Kandal Burns 19 Pigs Infected With Blue-Ear

Authorities in Kandal province on Saturday killed and burned the corpses of 19 pigs suspected of being smuggled in from Vietnam in an effort to stem the spread of blue-ear disease.

Ul Dorin, deputy chief of the pro­vince’s health department, said animal health officials in Ponhea Leu district seized 49 pigs transported illegally from Kompong Cham province on Sept 22. He said the pigs began dying in quick succession and that blood tests showed they were infected with blue-ear.

The 19 still alive as of Saturday were slaughtered and burned.

Mr Dorin said the man transporting the pigs was carrying a shipment certificate bearing a false name and an expired transport date but was not arrested or fined be­cause the offense was a misdemeanor.

“We are suspicious about the source of these pigs,” he said. “We are increasing our efforts to prevent pig imports.”

Prime Minister Hun Sen an­nounced a ban on pig imports a month ago in hopes of curbing a blue-ear outbreak that has already resulted in the deaths of thousands of swine across the country.

Despite the ban, Srun Pov, dep­uty president of the Cambodian Pig Raisers Association, suspected that the animals seized in Kandal arrived from Vietnam. He said some 1,000 pigs have been smuggled into Cam­bodia since the ban took effect.

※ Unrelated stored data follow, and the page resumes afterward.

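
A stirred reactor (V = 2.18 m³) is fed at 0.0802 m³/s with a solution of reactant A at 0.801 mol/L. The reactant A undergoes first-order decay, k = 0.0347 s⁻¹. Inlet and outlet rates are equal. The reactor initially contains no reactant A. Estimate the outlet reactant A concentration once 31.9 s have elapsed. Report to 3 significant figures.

0.370 mol/L

Species balance: V dC/dt = Q C_in − Q C − k V C.
dC/dt = (Q/V) C_in − (Q/V + k) C; effective rate a = Q/V + k = 0.036789 + 0.0347 = 0.071489 s⁻¹.
C_ss = Q C_in/(Q + kV) = 0.41220 mol/L; C(t) = C_ss + (C₀ − C_ss) e^(−a t).
C(31.9) = 0.41220 + (-0.41220)·e^(−0.071489·31.9) = 0.41220 + (-0.41220)·0.10223 = 0.37006 mol/L.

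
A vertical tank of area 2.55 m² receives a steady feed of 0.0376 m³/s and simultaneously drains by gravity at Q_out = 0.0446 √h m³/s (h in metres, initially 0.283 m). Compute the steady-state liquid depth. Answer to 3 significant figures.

A dh/dt = Q_in − 0.0446 √h. Steady state requires inflow = outflow:
Q_in = 0.0446 √h_ss ⇒ √h_ss = 0.0376/0.0446 = 0.84305.
h_ss = 0.84305² = 0.71073 m. (Since h₀ = 0.283 m < h_ss, the level will rise toward this value.)

0.711 m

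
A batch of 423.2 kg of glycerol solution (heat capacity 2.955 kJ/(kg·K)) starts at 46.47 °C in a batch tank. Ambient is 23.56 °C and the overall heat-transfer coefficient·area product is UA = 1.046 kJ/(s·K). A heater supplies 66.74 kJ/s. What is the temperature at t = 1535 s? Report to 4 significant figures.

76.04 °C

Heat balance on the well-mixed liquid: M c_p dT/dt = −UA(T − T_amb) + Q̇.
dT/dt = (T_ss − T)/τ with T_ss = T_amb + Q̇/UA = 23.56 + 66.74/1.046 = 87.3650 °C, τ = M c_p/UA = 423.2·2.955/1.046 = 1195.56 s.
Solution: T(t) = T_ss + (T₀ − T_ss) e^(−t/τ).
T(1535) = 87.3650 + (-40.8950)·0.276950 = 76.0391 °C.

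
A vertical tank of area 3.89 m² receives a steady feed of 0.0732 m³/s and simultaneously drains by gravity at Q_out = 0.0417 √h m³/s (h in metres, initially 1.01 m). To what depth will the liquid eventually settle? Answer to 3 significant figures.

3.08 m

Accumulation of liquid (constant cross-section A): A dh/dt = Q_in − 0.0417 √h. At steady state dh/dt = 0:
Q_in = 0.0417 √h_ss ⇒ √h_ss = 0.0732/0.0417 = 1.7554.
h_ss = 1.7554² = 3.0814 m. (Since h₀ = 1.01 m < h_ss, the level will rise toward this value.)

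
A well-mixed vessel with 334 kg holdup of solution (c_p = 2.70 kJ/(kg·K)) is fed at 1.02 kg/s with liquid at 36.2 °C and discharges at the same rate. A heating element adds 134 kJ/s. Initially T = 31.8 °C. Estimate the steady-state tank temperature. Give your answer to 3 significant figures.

Energy balance: M c_p dT/dt = ṁ c_p (T_in − T) + 134.
At steady state dT/dt = 0 ⇒ T_ss = T_in + Q̇/(ṁ c_p) = 36.2 + 134/(1.02·2.70) = 84.856 °C.

84.9 °C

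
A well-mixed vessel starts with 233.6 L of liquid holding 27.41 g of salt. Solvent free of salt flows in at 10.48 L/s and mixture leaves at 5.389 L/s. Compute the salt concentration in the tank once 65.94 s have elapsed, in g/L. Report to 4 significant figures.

Total volume: dV/dt = Q_in − Q_out = 5.09100 L/s, so V(t) = 233.6 + 5.09100 t and V(65.94) = 569.301 L.
Species balance (pure solvent in): dm/dt = −Q_out · m/V(t).
Separate: dm/m = −Q_out dt/V(t) ⇒ ln(m/m₀) = −(Q_out/(Q_in−Q_out)) ln(V/V₀).
m = m₀ (V₀/V)^(Q_out/(Q_in−Q_out)) = 27.41 × (233.6/569.301)^(1.05853) = 10.6757 g.
C = m/V = 10.6757/569.301 = 0.0187523 g/L.

0.01875 g/L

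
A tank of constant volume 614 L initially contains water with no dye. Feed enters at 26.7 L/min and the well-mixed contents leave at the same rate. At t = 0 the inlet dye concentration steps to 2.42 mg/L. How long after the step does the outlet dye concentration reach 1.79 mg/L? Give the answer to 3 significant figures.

Mass balance on the solute (V constant): V dC/dt = Q(C_in − C), so τ = V/Q = 22.996 min.
C(t) = C_in + (C₀ − C_in) e^(−t/τ). Set C = 1.79 and solve for t:
e^(−t/τ) = (C − C_in)/(C₀ − C_in) = (1.79 − 2.42)/(0 − 2.42) = 0.26033
t = −τ ln(…) = 22.996 × 1.3458 = 30.948 min.

30.9 min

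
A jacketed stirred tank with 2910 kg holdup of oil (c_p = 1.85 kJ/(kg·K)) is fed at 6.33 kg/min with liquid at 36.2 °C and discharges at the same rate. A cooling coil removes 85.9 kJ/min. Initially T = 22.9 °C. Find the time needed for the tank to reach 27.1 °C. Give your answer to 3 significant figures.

560 min

Unsteady energy balance on the tank contents: M c_p dT/dt = ṁ c_p (T_in − T) − 85.9.
τ = M/ṁ = 459.72 min; T_ss = T_in − Q̇/(ṁ c_p) = 28.865 °C.
T(t) = T_ss + (T₀ − T_ss) e^(−t/τ). Set T = 27.1:
e^(−t/τ) = (27.1 − 28.865)/(22.9 − 28.865) = 0.29586
t = −459.72 · ln(0.29586) = 559.88 min.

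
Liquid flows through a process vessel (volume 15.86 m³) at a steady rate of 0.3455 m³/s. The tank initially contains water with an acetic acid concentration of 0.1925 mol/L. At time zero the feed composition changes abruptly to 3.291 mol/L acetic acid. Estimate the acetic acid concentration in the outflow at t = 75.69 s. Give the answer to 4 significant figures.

2.695 mol/L

Mass balance on the solute (V constant): V dC/dt = Q(C_in − C).
Rewrite as dC/dt + C/τ = C_in/τ, τ = V/Q = 45.9045 s.
C approaches C_in exponentially: C(t) = C_in + (C₀ − C_in) e^(−t/τ).
C(75.69) = 3.291 + (0.1925 − 3.291)·e^(−75.69/45.9045) = 3.291 + (-3.09850)·0.192269 = 2.69525 mol/L.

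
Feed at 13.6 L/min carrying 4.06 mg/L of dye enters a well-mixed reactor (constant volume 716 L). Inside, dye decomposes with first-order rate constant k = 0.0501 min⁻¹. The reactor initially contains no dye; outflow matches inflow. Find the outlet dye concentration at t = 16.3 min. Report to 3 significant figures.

V dC/dt = Q(C_in − C) − k V C.
dC/dt = (Q/V) C_in − (Q/V + k) C; effective rate a = Q/V + k = 0.018994 + 0.0501 = 0.069094 min⁻¹.
C_ss = Q C_in/(Q + kV) = 1.1161 mg/L; C(t) = C_ss + (C₀ − C_ss) e^(−a t).
C(16.3) = 1.1161 + (-1.1161)·e^(−0.069094·16.3) = 1.1161 + (-1.1161)·0.32425 = 0.75421 mg/L.

0.754 mg/L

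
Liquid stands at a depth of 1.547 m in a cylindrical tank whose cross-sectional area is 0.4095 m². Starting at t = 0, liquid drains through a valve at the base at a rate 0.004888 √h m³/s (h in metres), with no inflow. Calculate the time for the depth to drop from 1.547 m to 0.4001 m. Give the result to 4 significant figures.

With no inflow, A dh/dt = −0.004888 √h.
This is separable: 2 d(√h)/dt = −0.004888/A, so √h = √h₀ − (0.004888/(2A)) t.
t = 2A(√h₀ − √h)/0.004888 = 2·0.4095·(√1.547 − √0.4001)/0.004888
  = 0.819000 × (1.24378 − 0.632535) / 0.004888 = 102.417 s.

102.4 s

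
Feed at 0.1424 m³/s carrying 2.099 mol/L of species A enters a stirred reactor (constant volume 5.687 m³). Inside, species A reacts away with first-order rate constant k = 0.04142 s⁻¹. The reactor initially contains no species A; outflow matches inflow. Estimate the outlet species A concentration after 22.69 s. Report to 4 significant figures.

Species balance: V dC/dt = Q C_in − Q C − k V C.
dC/dt = (Q/V) C_in − (Q/V + k) C; effective rate a = Q/V + k = 0.0250396 + 0.04142 = 0.0664596 s⁻¹.
C_ss = Q C_in/(Q + kV) = 0.790827 mol/L; C(t) = C_ss + (C₀ − C_ss) e^(−a t).
C(22.69) = 0.790827 + (-0.790827)·e^(−0.0664596·22.69) = 0.790827 + (-0.790827)·0.221359 = 0.615770 mol/L.

0.6158 mol/L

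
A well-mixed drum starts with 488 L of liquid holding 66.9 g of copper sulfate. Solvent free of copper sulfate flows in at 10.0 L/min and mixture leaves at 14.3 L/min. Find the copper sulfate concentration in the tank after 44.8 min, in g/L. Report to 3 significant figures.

Let m(t) be the amount of copper sulfate. Volume: V(t) = V₀ + (Q_in − Q_out) t = 488 − 4.3000 t; V(44.8) = 295.36 L.
No copper sulfate enters, so dm/dt = −Q_out · (m/V).
dm/m = −Q_out dt/(V₀ − 4.3000 t); integrating gives ln(m/m₀) = −(Q_out/(Q_in−Q_out)) ln(V/V₀).
m = m₀ (V₀/V)^(Q_out/(Q_in−Q_out)) = 66.9 × (488/295.36)^(-3.3256) = 12.596 g.
C = m/V = 12.596/295.36 = 0.042645 g/L.

0.0426 g/L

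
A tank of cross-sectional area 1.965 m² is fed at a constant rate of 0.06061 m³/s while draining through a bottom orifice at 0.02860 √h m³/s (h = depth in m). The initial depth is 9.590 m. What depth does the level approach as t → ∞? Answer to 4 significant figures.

4.491 m

Level balance: A dh/dt = 0.06061 − 0.02860 √h. Setting dh/dt = 0:
Q_in = 0.02860 √h_ss ⇒ √h_ss = 0.06061/0.02860 = 2.11923.
h_ss = 2.11923² = 4.49114 m. (Since h₀ = 9.590 m > h_ss, the level will fall toward this value.)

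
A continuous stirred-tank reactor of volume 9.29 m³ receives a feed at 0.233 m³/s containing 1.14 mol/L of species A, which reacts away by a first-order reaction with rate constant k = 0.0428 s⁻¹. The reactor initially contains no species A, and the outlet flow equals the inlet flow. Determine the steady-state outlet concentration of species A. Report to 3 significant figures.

0.421 mol/L

Accumulation = in − out − consumed: V dC/dt = Q C_in − Q C − k V C.
Steady state (dC/dt = 0): C_ss = Q C_in/(Q + kV) = C_in/(1 + kV/Q).
C_ss = 0.233·1.14/(0.233 + 0.0428·9.29) = 0.26562/0.63061 = 0.42121 mol/L.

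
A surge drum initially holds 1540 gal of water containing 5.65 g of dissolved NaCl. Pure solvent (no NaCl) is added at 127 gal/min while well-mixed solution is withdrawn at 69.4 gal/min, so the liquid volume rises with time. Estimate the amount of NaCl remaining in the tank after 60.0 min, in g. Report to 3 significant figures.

Total volume: dV/dt = Q_in − Q_out = 57.600 gal/min, so V(t) = 1540 + 57.600 t and V(60.0) = 4996.0 gal.
No NaCl enters, so dm/dt = −Q_out · (m/V).
Separate: dm/m = −Q_out dt/V(t) ⇒ ln(m/m₀) = −(Q_out/(Q_in−Q_out)) ln(V/V₀).
m = m₀ (V₀/V)^(Q_out/(Q_in−Q_out)) = 5.65 × (1540/4996.0)^(1.2049) = 1.3685 g.

1.37 g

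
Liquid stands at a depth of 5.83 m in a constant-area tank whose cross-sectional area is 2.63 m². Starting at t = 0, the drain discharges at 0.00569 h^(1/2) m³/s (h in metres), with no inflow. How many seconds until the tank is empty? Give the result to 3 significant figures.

2230 s

Mass balance (ρ constant): A dh/dt = −0.00569 √h.
∫ h^(−1/2) dh = −(0.00569/A) ∫ dt, giving 2√h = 2√h₀ − (0.00569/A) t.
Set h = 0: 2√h₀ = (0.00569/A) t_empty ⇒ t_empty = 2A√h₀/0.00569.
t_empty = 2·2.63·√5.83/0.00569 = 5.2600·2.4145/0.00569 = 2232.1 s.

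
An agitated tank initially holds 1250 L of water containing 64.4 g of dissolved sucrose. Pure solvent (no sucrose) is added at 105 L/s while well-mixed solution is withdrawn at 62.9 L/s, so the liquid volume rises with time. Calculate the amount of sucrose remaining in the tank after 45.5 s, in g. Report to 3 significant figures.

Total volume: dV/dt = Q_in − Q_out = 42.100 L/s, so V(t) = 1250 + 42.100 t and V(45.5) = 3165.6 L.
Solute balance: dm/dt = 0 − Q_out C = −Q_out m/V(t).
Separate: dm/m = −Q_out dt/V(t) ⇒ ln(m/m₀) = −(Q_out/(Q_in−Q_out)) ln(V/V₀).
m = m₀ (V₀/V)^(Q_out/(Q_in−Q_out)) = 64.4 × (1250/3165.6)^(1.4941) = 16.068 g.

16.1 g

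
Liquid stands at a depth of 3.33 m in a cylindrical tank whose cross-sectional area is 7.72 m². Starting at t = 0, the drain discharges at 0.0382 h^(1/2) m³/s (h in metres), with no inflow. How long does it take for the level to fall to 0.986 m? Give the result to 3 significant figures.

With no inflow, A dh/dt = −0.0382 √h.
∫ h^(−1/2) dh = −(0.0382/A) ∫ dt, giving 2√h = 2√h₀ − (0.0382/A) t.
t = 2A(√h₀ − √h)/0.0382 = 2·7.72·(√3.33 − √0.986)/0.0382
  = 15.440 × (1.8248 − 0.99298) / 0.0382 = 336.23 s.

336 s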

“The smugglers transport the pigs from Vietnam by boat,” he said. “I request that the government and authorities along the border help prevent this.”

Ing Eang, a border police officer in Svay Rieng province’s Chrey Thom district, said local authorities had stepped up their efforts since the ban.

“The amount of pig smuggling has decreased compared to last year because all state institutions are preventing the smuggling,” he said. “If there is smuggling, it is caused by businessmen. We as authorities will arrest those who smuggle.”

In 2007, the government im­posed a ban on pig imports from Thailand and Vietnam to bolster the domestic pig-farming industry and protect against foot-and-mouth disease. The ban was lifted seven months later because, officials said, pork prices had risen too much.